Sunday 25 May 2008

Indie prison flicks are breakout trend

Allegory for powerlessness or just exploitation?





CANNES -- With boxoffice for indie films taking a nose dive and new Cannes market titles seen as tough to market, many North American buyers feel like they're in a kind of prison, living day to day with little hope, their spirits beaten down again and again.


Perhaps it's because so many of the films they've been seeing lately have characters going to prison, in prison or just out of prison. At a time when distributors are desperately seeking upbeat indie fare after many dark dramas and Iraq War films have failed, what could be bleaker?

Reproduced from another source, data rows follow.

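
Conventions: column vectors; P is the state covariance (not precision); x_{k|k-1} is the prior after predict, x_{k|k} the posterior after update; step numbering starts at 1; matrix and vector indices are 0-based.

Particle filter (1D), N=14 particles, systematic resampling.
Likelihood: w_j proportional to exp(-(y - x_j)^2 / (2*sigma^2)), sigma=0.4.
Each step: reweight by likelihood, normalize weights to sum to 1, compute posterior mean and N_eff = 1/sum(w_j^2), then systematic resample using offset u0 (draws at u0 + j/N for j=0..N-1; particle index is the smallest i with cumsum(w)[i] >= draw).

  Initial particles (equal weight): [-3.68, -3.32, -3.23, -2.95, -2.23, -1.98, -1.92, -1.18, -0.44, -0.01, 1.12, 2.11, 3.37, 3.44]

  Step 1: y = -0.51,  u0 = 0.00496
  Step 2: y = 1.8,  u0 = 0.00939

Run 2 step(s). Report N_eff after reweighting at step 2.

N_eff = 3.0783

step 1: w=[0.0000, 0.0000, 0.0000, 0.0000, 0.0001, 0.0007, 0.0012, 0.1453, 0.5820, 0.2706, 0.0001, 0.0000, 0.0000, 0.0000]  mean=-0.4339  Neff=2.3091  idx=[7, 7, 8, 8, 8, 8, 8, 8, 8, 8, 8, 9, 9, 9]
step 2: w=[0.0000, 0.0000, 0.0014, 0.0014, 0.0014, 0.0014, 0.0014, 0.0014, 0.0014, 0.0014, 0.0014, 0.3291, 0.3291, 0.3291]  mean=-0.0155  Neff=3.0783  idx=[8, 11, 11, 11, 11, 12, 12, 12, 12, 12, 13, 13, 13, 13]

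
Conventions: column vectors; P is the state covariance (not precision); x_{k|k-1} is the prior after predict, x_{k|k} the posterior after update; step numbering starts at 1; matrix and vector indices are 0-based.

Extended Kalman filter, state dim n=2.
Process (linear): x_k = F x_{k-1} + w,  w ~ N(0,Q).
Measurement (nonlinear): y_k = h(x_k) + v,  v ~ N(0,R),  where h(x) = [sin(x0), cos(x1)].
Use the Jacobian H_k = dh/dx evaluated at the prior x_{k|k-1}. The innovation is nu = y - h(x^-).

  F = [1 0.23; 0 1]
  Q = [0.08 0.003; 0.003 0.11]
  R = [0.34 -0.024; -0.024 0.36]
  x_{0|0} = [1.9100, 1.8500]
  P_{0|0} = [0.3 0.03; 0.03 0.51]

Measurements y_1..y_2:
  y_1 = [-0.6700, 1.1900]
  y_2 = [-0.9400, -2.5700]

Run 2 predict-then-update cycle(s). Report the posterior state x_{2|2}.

x_post = [3.8598, 2.6028]

step 1: x^-=[2.3355, 1.8500]  P^-=[0.4208 0.1503; 0.1503 0.6200]  H_jac=[-0.6923 0.0000; 0.0000 -0.9613]  S=[0.5417 0.0760; 0.0760 0.9329]  K=[-0.5220 -0.1123; -0.1036 -0.6304]  nu=[-1.3916, 1.4656]  x^+=[2.8973, 1.0703]  P^+=[0.2525 0.0290; 0.0290 0.2335]
step 2: x^-=[3.1435, 1.0703]  P^-=[0.3582 0.0857; 0.0857 0.3435]  H_jac=[-1.0000 0.0000; 0.0000 -0.8773]  S=[0.6982 0.0512; 0.0512 0.6244]  K=[-0.5072 -0.0789; -0.0879 -0.4754]  nu=[-0.9381, -3.0499]  x^+=[3.8598, 2.6028]  P^+=[0.1706 0.0185; 0.0185 0.1927]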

Cannes alone featured more than 10 films on the subject, including "Lion's Den," about Argentinean women raising their toddlers in jail; "My Life Inside," a docu about a Mexican woman imprisoned in Texas; and "Wendy and Lucy," in which Michelle Williams gets arrested for shoplifting dog food. None of these women-in-prison films, however, carries the commercial genre appeal of, say, a tormented Linda Blair in "Born Innocent" or one of Jonathan Demme's proudest moments, the women's prison riot flick "Caged Heat."


Men behind bars can now be found in abundance. In James Toback's docu "Tyson," the heavyweight champ recalls fellow inmates throwing "fecal matter" at guards. Adding to the fun, "Four Nights With Anna" centers on a man released from prison for a rape he didn't commit -- only to be arrested for another rape he didn't commit.

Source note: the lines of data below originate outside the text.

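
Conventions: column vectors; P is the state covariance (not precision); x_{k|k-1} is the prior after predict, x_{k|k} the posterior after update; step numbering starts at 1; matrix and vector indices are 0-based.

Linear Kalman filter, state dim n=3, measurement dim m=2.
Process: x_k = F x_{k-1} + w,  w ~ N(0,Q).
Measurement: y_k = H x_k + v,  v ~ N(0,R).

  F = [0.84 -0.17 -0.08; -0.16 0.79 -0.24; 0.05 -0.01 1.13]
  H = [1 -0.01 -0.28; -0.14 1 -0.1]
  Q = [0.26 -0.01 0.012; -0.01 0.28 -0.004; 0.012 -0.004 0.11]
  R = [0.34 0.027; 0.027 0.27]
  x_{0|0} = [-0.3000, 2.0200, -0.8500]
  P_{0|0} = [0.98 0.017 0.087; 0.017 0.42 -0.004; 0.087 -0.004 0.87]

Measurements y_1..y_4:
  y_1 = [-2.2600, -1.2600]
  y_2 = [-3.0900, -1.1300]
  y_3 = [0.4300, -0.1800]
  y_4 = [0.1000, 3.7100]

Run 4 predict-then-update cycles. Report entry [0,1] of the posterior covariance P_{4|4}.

P_post[0,1] = 0.0097

step 1: x^-=[-0.5274, 1.8478, -0.9957]  P^-=[0.9525 -0.1860 0.0579; -0.1860 0.6212 -0.2708; 0.0579 -0.2708 1.2333]  S=[1.3590 -0.1923; -0.1923 1.0301]  K=[0.6632 -0.1919; 0.0072 0.6560; -0.2719 -0.4412]  nu=[-1.9929, -3.2812]  x^+=[-1.2195, -0.3189, 0.9939]  P^+=[0.2680 0.0206 0.1696; 0.0206 0.1797 -0.0049; 0.1696 -0.0049 0.9784]
step 2: x^-=[-1.0497, -0.2953, 1.0653]  P^-=[0.4317 -0.0691 0.0960; -0.0691 0.4650 -0.3091; 0.0960 -0.3091 1.3793]  S=[0.8258 0.0118; 0.0118 0.8411]  K=[0.4936 -0.1723; 0.0070 0.6010; -0.3400 -0.5427]  nu=[-1.7450, -0.8751]  x^+=[-1.7602, -0.8335, 2.1334]  P^+=[0.2076 0.0117 0.1584; 0.0117 0.1611 -0.0304; 0.1584 -0.0304 1.0318]
step 3: x^-=[-1.5075, -0.8888, 2.3311]  P^-=[0.3923 -0.0609 0.0830; -0.0609 0.4660 -0.3440; 0.0830 -0.3440 1.4466]  S=[0.7986 0.0379; 0.0379 0.8463]  K=[0.4709 -0.1677; 0.0100 0.6009; -0.3717 -0.5745]  nu=[2.5813, 0.7309]  x^+=[-0.4146, -0.4237, 0.9518]  P^+=[0.1974 0.0100 0.1491; 0.0100 0.1599 -0.0402; 0.1491 -0.0402 1.0408]
step 4: x^-=[-0.3524, -0.4968, 1.0590]  P^-=[0.3866 -0.0584 0.0750; -0.0584 0.4690 -0.3534; 0.0750 -0.3534 1.4572]  S=[0.7981 0.0446; 0.0446 0.8502]  K=[0.4681 -0.1657; 0.0113 0.6021; -0.3805 -0.5795]  nu=[0.7439, 4.2634]  x^+=[-0.7105, 2.0788, -1.6945]  P^+=[0.1953 0.0097 0.1448; 0.0097 0.1600 -0.0428; 0.1448 -0.0428 1.0365]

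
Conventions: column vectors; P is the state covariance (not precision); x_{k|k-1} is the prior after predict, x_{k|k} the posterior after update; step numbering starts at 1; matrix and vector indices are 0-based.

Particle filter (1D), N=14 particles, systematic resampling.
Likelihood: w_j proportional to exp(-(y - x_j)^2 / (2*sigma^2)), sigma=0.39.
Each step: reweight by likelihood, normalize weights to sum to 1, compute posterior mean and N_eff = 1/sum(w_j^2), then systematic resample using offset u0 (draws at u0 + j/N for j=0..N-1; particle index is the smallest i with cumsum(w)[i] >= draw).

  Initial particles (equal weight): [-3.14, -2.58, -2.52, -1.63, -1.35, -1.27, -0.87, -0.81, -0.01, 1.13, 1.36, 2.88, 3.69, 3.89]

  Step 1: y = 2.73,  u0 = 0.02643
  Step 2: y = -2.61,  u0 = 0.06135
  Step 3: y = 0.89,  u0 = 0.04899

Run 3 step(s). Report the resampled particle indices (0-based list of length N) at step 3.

resampled_idx = [0, 1, 2, 3, 4, 5, 6, 7, 8, 9, 10, 11, 12, 13]

step 1: w=[0.0000, 0.0000, 0.0000, 0.0000, 0.0000, 0.0000, 0.0000, 0.0000, 0.0000, 0.0002, 0.0021, 0.9368, 0.0488, 0.0121]  mean=2.9281  Neff=1.1362  idx=[11, 11, 11, 11, 11, 11, 11, 11, 11, 11, 11, 11, 11, 12]
step 2: w=[0.0769, 0.0769, 0.0769, 0.0769, 0.0769, 0.0769, 0.0769, 0.0769, 0.0769, 0.0769, 0.0769, 0.0769, 0.0769, 0.0000]  mean=2.8800  Neff=13.0000  idx=[0, 1, 2, 3, 4, 5, 6, 7, 8, 9, 10, 11, 11, 12]
step 3: w=[0.0714, 0.0714, 0.0714, 0.0714, 0.0714, 0.0714, 0.0714, 0.0714, 0.0714, 0.0714, 0.0714, 0.0714, 0.0714, 0.0714]  mean=2.8800  Neff=14.0000  idx=[0, 1, 2, 3, 4, 5, 6, 7, 8, 9, 10, 11, 12, 13]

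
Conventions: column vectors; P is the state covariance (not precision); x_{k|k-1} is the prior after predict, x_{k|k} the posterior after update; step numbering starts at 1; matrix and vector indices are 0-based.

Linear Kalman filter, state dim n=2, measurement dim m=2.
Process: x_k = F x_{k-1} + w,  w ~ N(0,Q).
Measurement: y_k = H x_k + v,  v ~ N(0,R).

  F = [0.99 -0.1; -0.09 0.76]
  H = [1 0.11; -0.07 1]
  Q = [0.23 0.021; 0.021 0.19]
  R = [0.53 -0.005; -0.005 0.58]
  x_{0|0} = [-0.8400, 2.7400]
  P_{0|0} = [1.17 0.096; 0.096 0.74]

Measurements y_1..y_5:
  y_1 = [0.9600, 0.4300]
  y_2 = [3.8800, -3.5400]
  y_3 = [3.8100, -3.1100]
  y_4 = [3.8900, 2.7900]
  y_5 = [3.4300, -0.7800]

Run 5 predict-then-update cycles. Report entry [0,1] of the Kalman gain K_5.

step 1: x^-=[-1.1056, 2.1580]  P^-=[1.3651 -0.0664; -0.0664 0.6138]  S=[1.8879 -0.0989; -0.0989 1.2098]  K=[0.7153 -0.0754; 0.0275 0.5134]  nu=[1.8282, -1.8054]  x^+=[0.3381, 1.2813]  P^+=[0.3817 -0.0206; -0.0206 0.2962]
step 2: x^-=[0.2066, 0.9434]  P^-=[0.6112 -0.0512; -0.0512 0.3670]  S=[1.1343 -0.0582; -0.0582 0.9572]  K=[0.5304 -0.0659; 0.0104 0.3878]  nu=[3.5696, -4.4689]  x^+=[2.3947, -0.7527]  P^+=[0.2838 -0.0210; -0.0210 0.2234]
step 3: x^-=[2.4460, -0.7876]  P^-=[0.5145 -0.0373; -0.0373 0.3242]  S=[1.0402 -0.0423; -0.0423 0.9119]  K=[0.4883 -0.0577; 0.0131 0.3590]  nu=[1.4506, -2.1512]  x^+=[3.2785, -1.5409]  P^+=[0.2610 -0.0176; -0.0176 0.2069]
step 4: x^-=[3.3998, -1.4661]  P^-=[0.4914 -0.0314; -0.0314 0.3140]  S=[1.0183 -0.0360; -0.0360 0.9008]  K=[0.4773 -0.0540; 0.0155 0.3517]  nu=[0.6515, 4.4941]  x^+=[3.4682, 0.1244]  P^+=[0.2550 -0.0158; -0.0158 0.2028]
step 5: x^-=[3.4211, -0.2176]  P^-=[0.4851 -0.0292; -0.0292 0.3114]  S=[1.0124 -0.0337; -0.0337 0.8978]  K=[0.4742 -0.0525; 0.0166 0.3497]  nu=[0.0329, -0.3229]  x^+=[3.4536, -0.3300]  P^+=[0.2532 -0.0151; -0.0151 0.2017]

K[0,1] = -0.0525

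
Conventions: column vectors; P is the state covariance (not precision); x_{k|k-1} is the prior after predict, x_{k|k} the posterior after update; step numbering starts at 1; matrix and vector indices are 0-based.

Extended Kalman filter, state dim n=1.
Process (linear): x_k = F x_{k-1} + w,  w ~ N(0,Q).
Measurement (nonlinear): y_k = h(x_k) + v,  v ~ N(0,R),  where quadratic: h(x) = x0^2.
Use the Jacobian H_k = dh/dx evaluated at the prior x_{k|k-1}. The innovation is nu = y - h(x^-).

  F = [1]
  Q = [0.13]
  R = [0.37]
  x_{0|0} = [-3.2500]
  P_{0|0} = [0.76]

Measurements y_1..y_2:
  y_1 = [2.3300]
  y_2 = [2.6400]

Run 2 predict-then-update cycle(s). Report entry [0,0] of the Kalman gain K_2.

step 1: x^-=[-3.2500]  P^-=[0.8900]  H_jac=[-6.5000]  S=[37.9725]  K=[-0.1523]  nu=[-8.2325]  x^+=[-1.9958]  P^+=[0.0087]
step 2: x^-=[-1.9958]  P^-=[0.1387]  H_jac=[-3.9916]  S=[2.5794]  K=[-0.2146]  nu=[-1.3432]  x^+=[-1.7076]  P^+=[0.0199]

K[0,0] = -0.2146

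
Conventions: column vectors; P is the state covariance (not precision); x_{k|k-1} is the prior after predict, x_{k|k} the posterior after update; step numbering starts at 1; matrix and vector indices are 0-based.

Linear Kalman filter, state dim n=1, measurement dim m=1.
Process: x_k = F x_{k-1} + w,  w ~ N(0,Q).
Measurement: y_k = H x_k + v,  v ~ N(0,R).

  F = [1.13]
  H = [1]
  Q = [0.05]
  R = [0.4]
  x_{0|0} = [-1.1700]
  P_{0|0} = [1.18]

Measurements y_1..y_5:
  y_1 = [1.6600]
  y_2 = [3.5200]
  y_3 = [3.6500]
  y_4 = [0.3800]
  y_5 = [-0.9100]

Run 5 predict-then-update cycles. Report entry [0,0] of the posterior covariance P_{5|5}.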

Although most buyers have shied away from the subject matter, IFC Films fearlessly has taken the plunge in Cannes, picking up U.S. rights to the intense IRA prison hunger strike drama "Hunger." Defamer's S.T. VanAirsdale thinks there might even be a market for such films. "Millions of Americans have been to prison," he said. "It's kind of nostalgic."

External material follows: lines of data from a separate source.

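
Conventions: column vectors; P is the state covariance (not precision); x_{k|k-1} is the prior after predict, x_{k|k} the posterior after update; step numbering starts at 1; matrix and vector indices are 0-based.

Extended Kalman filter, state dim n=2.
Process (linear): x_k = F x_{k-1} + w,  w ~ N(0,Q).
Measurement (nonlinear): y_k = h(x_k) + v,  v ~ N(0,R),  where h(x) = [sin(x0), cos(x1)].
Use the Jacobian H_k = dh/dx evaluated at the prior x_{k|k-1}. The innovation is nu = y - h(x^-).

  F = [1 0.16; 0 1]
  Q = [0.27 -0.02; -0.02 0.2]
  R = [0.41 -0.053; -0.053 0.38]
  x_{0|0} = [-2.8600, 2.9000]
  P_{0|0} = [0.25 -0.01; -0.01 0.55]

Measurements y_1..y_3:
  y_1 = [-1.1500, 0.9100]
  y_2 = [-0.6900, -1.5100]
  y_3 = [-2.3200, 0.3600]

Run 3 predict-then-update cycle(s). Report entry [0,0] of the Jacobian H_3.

step 1: x^-=[-2.3960, 2.9000]  P^-=[0.5309 0.0580; 0.0580 0.7500]  H_jac=[-0.7347 0.0000; 0.0000 -0.2392]  S=[0.6965 -0.0428; -0.0428 0.4229]  K=[-0.5655 -0.0900; -0.0878 -0.4332]  nu=[-0.4716, 1.8810]  x^+=[-2.2987, 2.1267]  P^+=[0.3091 0.0177; 0.0177 0.6685]
step 2: x^-=[-1.9584, 2.1267]  P^-=[0.6019 0.1047; 0.1047 0.8685]  H_jac=[-0.3780 0.0000; 0.0000 -0.8494]  S=[0.4960 -0.0194; -0.0194 1.0067]  K=[-0.4625 -0.0973; -0.1085 -0.7350]  nu=[0.2358, -0.9823]  x^+=[-1.9719, 2.8230]  P^+=[0.4880 0.0147; 0.0147 0.3220]
step 3: x^-=[-1.5203, 2.8230]  P^-=[0.7709 0.0462; 0.0462 0.5220]  H_jac=[0.0505 0.0000; 0.0000 -0.3132]  S=[0.4120 -0.0537; -0.0537 0.4312]  K=[0.0916 -0.0221; -0.0445 -0.3847]  nu=[-1.3213, 1.3097]  x^+=[-1.6703, 2.3780]  P^+=[0.7670 0.0423; 0.0423 0.4592]

H_jac[0,0] = 0.0505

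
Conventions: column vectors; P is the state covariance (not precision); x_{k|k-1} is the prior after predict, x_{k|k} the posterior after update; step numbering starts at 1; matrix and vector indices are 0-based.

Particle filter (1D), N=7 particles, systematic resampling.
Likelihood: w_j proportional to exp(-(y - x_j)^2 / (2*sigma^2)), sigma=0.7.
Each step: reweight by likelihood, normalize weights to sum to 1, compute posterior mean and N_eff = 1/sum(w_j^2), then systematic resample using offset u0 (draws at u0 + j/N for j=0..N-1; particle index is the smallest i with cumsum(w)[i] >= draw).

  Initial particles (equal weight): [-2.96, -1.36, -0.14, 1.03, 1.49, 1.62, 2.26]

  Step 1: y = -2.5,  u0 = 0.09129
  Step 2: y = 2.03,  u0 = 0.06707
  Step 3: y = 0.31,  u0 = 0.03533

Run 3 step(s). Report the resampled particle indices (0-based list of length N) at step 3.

resampled_idx = [0, 1, 2, 3, 4, 5, 6]

step 1: w=[0.7498, 0.2470, 0.0032, 0.0000, 0.0000, 0.0000, 0.0000]  mean=-2.5558  Neff=1.6046  idx=[0, 0, 0, 0, 0, 1, 1]
step 2: w=[0.0000, 0.0000, 0.0000, 0.0000, 0.0000, 0.5000, 0.5000]  mean=-1.3600  Neff=2.0000  idx=[5, 5, 5, 5, 6, 6, 6]
step 3: w=[0.1429, 0.1429, 0.1429, 0.1429, 0.1429, 0.1429, 0.1429]  mean=-1.3600  Neff=7.0000  idx=[0, 1, 2, 3, 4, 5, 6]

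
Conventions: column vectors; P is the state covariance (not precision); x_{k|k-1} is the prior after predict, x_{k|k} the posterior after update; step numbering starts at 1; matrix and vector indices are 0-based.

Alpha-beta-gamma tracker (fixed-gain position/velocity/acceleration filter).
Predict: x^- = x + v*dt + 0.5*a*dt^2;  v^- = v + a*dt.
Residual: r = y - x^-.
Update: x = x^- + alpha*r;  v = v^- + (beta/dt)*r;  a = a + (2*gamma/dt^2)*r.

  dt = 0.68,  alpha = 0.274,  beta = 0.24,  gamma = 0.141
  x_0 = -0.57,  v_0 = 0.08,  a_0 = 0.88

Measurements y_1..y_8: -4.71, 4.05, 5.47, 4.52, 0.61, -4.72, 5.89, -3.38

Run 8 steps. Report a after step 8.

step 1: x_pred=-0.3121  r=-4.3979  x^+=-1.5172  v^+=-0.8738  a^+=-1.8021
step 2: x_pred=-2.5280  r=6.5780  x^+=-0.7256  v^+=0.2224  a^+=2.2096
step 3: x_pred=-0.0635  r=5.5335  x^+=1.4527  v^+=3.6779  a^+=5.5842
step 4: x_pred=5.2448  r=-0.7248  x^+=5.0462  v^+=7.2194  a^+=5.1422
step 5: x_pred=11.1443  r=-10.5343  x^+=8.2579  v^+=6.9982  a^+=-1.2822
step 6: x_pred=12.7202  r=-17.4402  x^+=7.9416  v^+=-0.0291  a^+=-11.9183
step 7: x_pred=5.1663  r=0.7237  x^+=5.3646  v^+=-7.8781  a^+=-11.4769
step 8: x_pred=-2.6460  r=-0.7340  x^+=-2.8471  v^+=-15.9415  a^+=-11.9246

a_post = -11.9246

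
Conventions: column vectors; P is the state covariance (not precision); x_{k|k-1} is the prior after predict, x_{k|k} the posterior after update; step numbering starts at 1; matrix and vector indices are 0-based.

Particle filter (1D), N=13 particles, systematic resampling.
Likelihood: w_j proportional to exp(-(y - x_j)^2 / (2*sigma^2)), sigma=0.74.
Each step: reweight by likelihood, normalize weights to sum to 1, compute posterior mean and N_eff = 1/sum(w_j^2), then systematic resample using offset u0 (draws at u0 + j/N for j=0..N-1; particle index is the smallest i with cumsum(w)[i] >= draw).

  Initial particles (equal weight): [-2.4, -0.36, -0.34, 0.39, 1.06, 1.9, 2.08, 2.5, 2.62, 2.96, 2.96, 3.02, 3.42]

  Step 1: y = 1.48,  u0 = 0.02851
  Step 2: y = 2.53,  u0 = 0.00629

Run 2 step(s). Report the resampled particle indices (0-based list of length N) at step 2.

resampled_idx = [2, 4, 5, 6, 7, 7, 8, 9, 9, 10, 11, 11, 12]

step 1: w=[0.0000, 0.0115, 0.0123, 0.0853, 0.2147, 0.2147, 0.1816, 0.0976, 0.0770, 0.0341, 0.0341, 0.0289, 0.0081]  mean=1.8013  Neff=6.6028  idx=[3, 3, 4, 4, 5, 5, 5, 6, 6, 7, 7, 8, 10]
step 2: w=[0.0019, 0.0019, 0.0176, 0.0176, 0.0882, 0.0882, 0.0882, 0.1053, 0.1053, 0.1266, 0.1266, 0.1257, 0.1070]  mean=2.2583  Neff=9.4869  idx=[2, 4, 5, 6, 7, 7, 8, 9, 9, 10, 11, 11, 12]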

And a few filmmakers are taking a more accessible, lighthearted approach to incarceration. On the heels of the comedies "Harold & Kumar Escape From Guantanamo Bay" and "Let's Go to Prison," Jim Carrey and Ewan McGregor will soon be seen as amorous cellmates in "I Love You Phillip Morris."


So what is it about prison that's creating a flood in the theatrical pipeline?


"Filmmakers always position themselves as the underdog," Movie City News columnist Ray Pride said. "If you're confined in a prison cell, what more apt allegory for being powerless is there?"


Dustin Smith, a film scholar and director of acquisitions at Roadside Attractions, has another take. "I'd like to think that it's a collective, worldwide yearning to break free of the constrictive and terrifying times in which we've all been living the past few years," he said. "But my guess is that it's more just an artistically acceptable way to film poop, nudity and chicks fighting."